CRCE: Coreference-Retention Concept Erasure in Text-to-Image Diffusion Models
Yuyang Xue, Edward Moroshko, Feng Chen, Jingyu Sun, Steven McDonagh, Sotirios A. Tsaftaris
TL;DR
CRCE tackles under-/over-erasure in text-to-image diffusion models by using a Large Language Model to identify coreferential concepts that should be erased and retains that should be preserved. It introduces a manifold-aware loss that jointly erases the target concept and its corefs while keeping unrelated content, and it provides the CorefConcept dataset to support this approach. Across object, intellectual property, and celebrity domains, CRCE outperforms prior methods by achieving precise erasure with robust retention of semantically related concepts. The work highlights how leveraging semantic relationships via LLM guidance can improve concept erasure in diffusion models and points to future work on scaling and bias mitigation.
Abstract
Text-to-Image diffusion models can produce undesirable content that necessitates concept erasure.
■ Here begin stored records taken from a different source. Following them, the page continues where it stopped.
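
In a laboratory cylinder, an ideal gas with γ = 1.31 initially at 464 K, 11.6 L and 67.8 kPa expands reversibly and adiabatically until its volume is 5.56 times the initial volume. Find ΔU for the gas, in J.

-1050 J

n = P₁V₁/(RT₁) = 67.8×11.6/(8.314×464) = 0.204 mol.
Adiabatic: TV^(γ−1) = const ⇒ T₂ = 464×(0.180)^0.310 = 273 K; PV^γ = const ⇒ P₂ = 7.16 kPa.
For an ideal gas ΔU = nCvΔT with Cv = R/(γ−1) = 26.8 J/(mol·K).
ΔU = 0.204×26.8×(273−464) = -1050 J.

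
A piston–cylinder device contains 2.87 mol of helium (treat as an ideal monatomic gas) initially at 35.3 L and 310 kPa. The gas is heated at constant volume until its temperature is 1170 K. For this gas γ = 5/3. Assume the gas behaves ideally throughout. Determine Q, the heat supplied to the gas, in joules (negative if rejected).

25500 J

T₁ = P₁V₁/(nR) = 310×35.3/(2.87×8.314) = 459 K.
Isochoric: V stays 35.3 L; P/T = const ⇒ T₂ = 1170 K, P₂ = 791 kPa.
W = 0 (no volume change).
ΔU = nCvΔT = 2.87×12.5×(1170−459) = 25500 J.
Q = ΔU = 25500 J.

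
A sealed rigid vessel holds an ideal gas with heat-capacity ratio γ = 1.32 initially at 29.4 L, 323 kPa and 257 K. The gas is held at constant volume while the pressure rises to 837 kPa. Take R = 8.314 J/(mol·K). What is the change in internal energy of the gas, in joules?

n = P₁V₁/(RT₁) = 323×29.4/(8.314×257) = 4.44 mol.
Isochoric: V stays 29.4 L; P/T = const ⇒ T₂ = 666 K, P₂ = 837 kPa.
For an ideal gas ΔU = nCvΔT with Cv = R/(γ−1) = 26.0 J/(mol·K).
ΔU = 4.44×26.0×(666−257) = 47200 J.

47200 J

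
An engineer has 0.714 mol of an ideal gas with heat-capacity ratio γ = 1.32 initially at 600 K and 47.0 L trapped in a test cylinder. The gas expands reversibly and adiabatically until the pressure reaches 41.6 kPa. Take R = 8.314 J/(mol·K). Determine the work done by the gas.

1510 J

P₁ = nRT₁/V₁ = 0.714×8.314×600/47.0 = 75.8 kPa.
Adiabatic: T₂/T₁ = (P₂/P₁)^((γ−1)/γ) ⇒ T₂ = 600×(0.549)^0.242 = 519 K; V₂ = 74.0 L.
ΔU = nCvΔT = 0.714×26.0×(519−600) = -1510 J.
Q = 0 for an adiabatic process, so W = −ΔU = 1510 J.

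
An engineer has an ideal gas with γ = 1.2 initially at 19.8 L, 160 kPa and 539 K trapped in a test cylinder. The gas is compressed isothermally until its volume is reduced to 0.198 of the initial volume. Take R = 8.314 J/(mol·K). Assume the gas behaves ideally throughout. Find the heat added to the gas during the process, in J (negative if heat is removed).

-5130 J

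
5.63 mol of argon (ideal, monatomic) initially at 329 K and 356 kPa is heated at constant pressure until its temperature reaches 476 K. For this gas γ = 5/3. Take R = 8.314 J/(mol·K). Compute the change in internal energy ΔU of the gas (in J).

V₁ = nRT₁/P₁ = 5.63×8.314×329/356 = 43.3 L.
Isobaric: P stays 356 kPa; V/T = const ⇒ T₂ = 476 K, V₂ = 62.6 L.
For an ideal gas ΔU = nCvΔT with Cv = (3/2)R = 12.5 J/(mol·K).
ΔU = 5.63×12.5×(476−329) = 10300 J.

10300 J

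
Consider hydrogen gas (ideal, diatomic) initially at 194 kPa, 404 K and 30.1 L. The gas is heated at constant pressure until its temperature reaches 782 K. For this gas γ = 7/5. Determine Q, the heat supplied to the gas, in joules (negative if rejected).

19100 J

n = P₁V₁/(RT₁) = 194×30.1/(8.314×404) = 1.74 mol.
Isobaric: P stays 194 kPa; V/T = const ⇒ T₂ = 782 K, V₂ = 58.3 L.
W = PΔV = 194×(58.3−30.1) kPa·L = 5460 J.
ΔU = nCvΔT = 1.74×20.8×(782−404) = 13700 J.
Q = ΔU + W = nCpΔT = 19100 J.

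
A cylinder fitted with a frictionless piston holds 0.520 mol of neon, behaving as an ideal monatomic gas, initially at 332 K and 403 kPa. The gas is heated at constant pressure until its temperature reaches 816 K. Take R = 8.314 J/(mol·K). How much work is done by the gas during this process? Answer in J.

V₁ = nRT₁/P₁ = 0.520×8.314×332/403 = 3.56 L.
Isobaric: P stays 403 kPa; V/T = const ⇒ T₂ = 816 K, V₂ = 8.75 L.
W = PΔV = 403×(8.75−3.56) kPa·L = 2090 J.

2090 J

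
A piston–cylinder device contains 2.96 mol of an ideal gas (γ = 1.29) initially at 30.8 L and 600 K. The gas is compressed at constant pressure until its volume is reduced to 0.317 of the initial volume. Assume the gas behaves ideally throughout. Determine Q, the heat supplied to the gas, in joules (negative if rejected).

P₁ = nRT₁/V₁ = 2.96×8.314×600/30.8 = 479 kPa.
Isobaric: P stays 479 kPa; V/T = const ⇒ T₂ = 190 K, V₂ = 9.76 L.
W = PΔV = 479×(9.76−30.8) kPa·L = -10100 J.
ΔU = nCvΔT = 2.96×28.7×(190−600) = -34800 J.
Q = ΔU + W = nCpΔT = -44900 J.

-44900 J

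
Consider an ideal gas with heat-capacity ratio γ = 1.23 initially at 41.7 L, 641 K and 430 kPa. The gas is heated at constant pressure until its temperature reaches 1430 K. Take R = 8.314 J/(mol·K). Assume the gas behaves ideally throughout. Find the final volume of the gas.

93.0 L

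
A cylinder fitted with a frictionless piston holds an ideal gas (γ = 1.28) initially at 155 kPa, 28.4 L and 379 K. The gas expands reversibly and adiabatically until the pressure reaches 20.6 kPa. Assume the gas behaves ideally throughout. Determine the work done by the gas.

5610 J

n = P₁V₁/(RT₁) = 155×28.4/(8.314×379) = 1.40 mol.
Adiabatic: T₂/T₁ = (P₂/P₁)^((γ−1)/γ) ⇒ T₂ = 379×(0.133)^0.219 = 244 K; V₂ = 137 L.
ΔU = nCvΔT = 1.40×29.7×(244−379) = -5610 J.
Q = 0 for an adiabatic process, so W = −ΔU = 5610 J.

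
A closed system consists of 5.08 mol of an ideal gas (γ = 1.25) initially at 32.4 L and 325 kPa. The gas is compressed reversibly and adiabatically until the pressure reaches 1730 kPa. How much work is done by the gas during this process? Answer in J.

-16700 J

T₁ = P₁V₁/(nR) = 325×32.4/(5.08×8.314) = 249 K.
Adiabatic: T₂/T₁ = (P₂/P₁)^((γ−1)/γ) ⇒ T₂ = 249×(5.32)^0.200 = 348 K; V₂ = 8.50 L.
ΔU = nCvΔT = 5.08×33.3×(348−249) = 16700 J.
Q = 0 for an adiabatic process, so W = −ΔU = -16700 J.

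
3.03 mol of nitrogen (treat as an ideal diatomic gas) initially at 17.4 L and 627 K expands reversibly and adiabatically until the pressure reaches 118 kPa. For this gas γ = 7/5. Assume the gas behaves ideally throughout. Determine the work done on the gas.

-17400 J

P₁ = nRT₁/V₁ = 3.03×8.314×627/17.4 = 908 kPa.
Adiabatic: T₂/T₁ = (P₂/P₁)^((γ−1)/γ) ⇒ T₂ = 627×(0.130)^0.286 = 350 K; V₂ = 74.7 L.
ΔU = nCvΔT = 3.03×20.8×(350−627) = -17400 J.
Q = 0 for an adiabatic process, so W = −ΔU = 17400 J.
Work done on the gas = −W_by = -17400 J.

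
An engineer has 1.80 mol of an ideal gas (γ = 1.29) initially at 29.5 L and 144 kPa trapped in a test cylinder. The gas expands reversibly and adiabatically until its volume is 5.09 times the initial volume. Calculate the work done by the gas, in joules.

5510 J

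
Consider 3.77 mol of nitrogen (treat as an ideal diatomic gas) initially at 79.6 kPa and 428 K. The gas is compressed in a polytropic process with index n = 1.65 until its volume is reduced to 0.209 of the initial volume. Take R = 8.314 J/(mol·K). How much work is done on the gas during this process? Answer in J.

36500 J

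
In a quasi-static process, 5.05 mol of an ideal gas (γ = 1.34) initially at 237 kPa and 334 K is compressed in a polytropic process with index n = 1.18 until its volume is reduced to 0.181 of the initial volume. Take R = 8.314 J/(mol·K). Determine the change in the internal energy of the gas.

V₁ = nRT₁/P₁ = 5.05×8.314×334/237 = 59.2 L.
Polytropic n=1.18: T₂ = T₁(V₁/V₂)^(n−1) = 334×(5.52)^0.18 = 454 K; P₂ = P₁(V₁/V₂)^n = 1780 kPa.
For an ideal gas ΔU = nCvΔT with Cv = R/(γ−1) = 24.5 J/(mol·K).
ΔU = 5.05×24.5×(454−334) = 14900 J.

14900 J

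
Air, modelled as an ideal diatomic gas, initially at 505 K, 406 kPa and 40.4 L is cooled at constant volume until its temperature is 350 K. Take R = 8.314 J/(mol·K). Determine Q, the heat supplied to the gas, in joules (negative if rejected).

n = P₁V₁/(RT₁) = 406×40.4/(8.314×505) = 3.91 mol.
Isochoric: V stays 40.4 L; P/T = const ⇒ T₂ = 350 K, P₂ = 281 kPa.
W = 0 (no volume change).
ΔU = nCvΔT = 3.91×20.8×(350−505) = -12600 J.
Q = ΔU = -12600 J.

-12600 J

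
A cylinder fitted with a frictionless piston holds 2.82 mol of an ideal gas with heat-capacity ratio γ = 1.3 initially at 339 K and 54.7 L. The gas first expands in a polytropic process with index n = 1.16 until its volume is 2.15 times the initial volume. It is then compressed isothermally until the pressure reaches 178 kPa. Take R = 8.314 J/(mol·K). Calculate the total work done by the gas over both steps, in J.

P₁ = nRT₁/V₁ = 2.82×8.314×339/54.7 = 145 kPa.
Step 1 — Polytropic n=1.16: T₂ = T₁(V₁/V₂)^(n−1) = 339×(0.465)^0.16 = 300 K; P₂ = P₁(V₁/V₂)^n = 59.8 kPa.
W = (P₁V₁−P₂V₂)/(n−1) = (145×54.7−59.8×118)/0.16 = 5730 J.
ΔU = nCvΔT = 2.82×27.7×(300−339) = -3050 J.
Q = ΔU + W = 2670 J.
State after step 1: P = 59.8 kPa, V = 118 L, T = 300 K.
Step 2 — Isothermal: T stays 300 K; PV = const ⇒ V₂ = 39.5 L, P₂ = 178 kPa.
ΔU = 0 (ideal gas, T constant).
W = nRT ln(V₂/V₁) = 2.82×8.314×300×ln(0.336) = -7670 J.
Q = ΔU + W = -7670 J.
Net over both steps: W = -1940 J, Q = -5000 J, ΔU = -3050 J.

-1940 J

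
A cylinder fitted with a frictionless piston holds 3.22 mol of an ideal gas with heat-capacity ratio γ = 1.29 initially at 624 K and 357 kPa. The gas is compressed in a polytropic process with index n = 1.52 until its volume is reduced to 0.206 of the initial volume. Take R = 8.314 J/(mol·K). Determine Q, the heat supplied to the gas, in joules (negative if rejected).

32500 J

V₁ = nRT₁/P₁ = 3.22×8.314×624/357 = 46.8 L.
Polytropic n=1.52: T₂ = T₁(V₁/V₂)^(n−1) = 624×(4.85)^0.52 = 1420 K; P₂ = P₁(V₁/V₂)^n = 3940 kPa.
W = (P₁V₁−P₂V₂)/(n−1) = (357×46.8−3940×9.64)/0.52 = -40900 J.
ΔU = nCvΔT = 3.22×28.7×(1420−624) = 73400 J.
Q = ΔU + W = 32500 J.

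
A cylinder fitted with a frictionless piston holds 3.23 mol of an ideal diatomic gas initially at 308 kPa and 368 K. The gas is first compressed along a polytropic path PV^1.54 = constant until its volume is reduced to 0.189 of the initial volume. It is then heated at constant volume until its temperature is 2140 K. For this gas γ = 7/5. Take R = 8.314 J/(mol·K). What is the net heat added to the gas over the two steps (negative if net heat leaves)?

92300 J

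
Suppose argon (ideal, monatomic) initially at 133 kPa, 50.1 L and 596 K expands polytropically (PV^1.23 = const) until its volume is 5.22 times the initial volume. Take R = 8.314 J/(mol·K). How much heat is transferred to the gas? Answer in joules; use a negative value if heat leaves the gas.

6000 J

n = P₁V₁/(RT₁) = 133×50.1/(8.314×596) = 1.34 mol.
Polytropic n=1.23: T₂ = T₁(V₁/V₂)^(n−1) = 596×(0.192)^0.23 = 408 K; P₂ = P₁(V₁/V₂)^n = 17.4 kPa.
W = (P₁V₁−P₂V₂)/(n−1) = (133×50.1−17.4×262)/0.23 = 9160 J.
ΔU = nCvΔT = 1.34×12.5×(408−596) = -3160 J.
Q = ΔU + W = 6000 J.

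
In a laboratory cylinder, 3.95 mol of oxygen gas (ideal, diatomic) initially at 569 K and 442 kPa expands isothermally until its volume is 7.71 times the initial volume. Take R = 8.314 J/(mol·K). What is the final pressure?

57.3 kPa

V₁ = nRT₁/P₁ = 3.95×8.314×569/442 = 42.3 L.
Isothermal: T stays 569 K; PV = const ⇒ V₂ = 326 L, P₂ = 57.3 kPa.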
However, existing methods struggle with under-erasure, leaving residual traces of targeted concepts, or over-erasure, mistakenly eliminating unrelated but visually similar concepts. To address these limitations, we introduce CRCE, a novel concept erasure framework that leverages Large Language Models to identify both semantically related concepts that should be erased alongside the target and distinct concepts that should be preserved. By explicitly modelling coreferential and retained concepts semantically, CRCE enables more precise concept removal, without unintended erasure. Experiments demonstrate that CRCE outperforms existing methods on diverse erasure tasks, including real-world object, person identities, and abstract intellectual property characteristics. The constructed dataset CorefConcept and the source code will be release upon acceptance.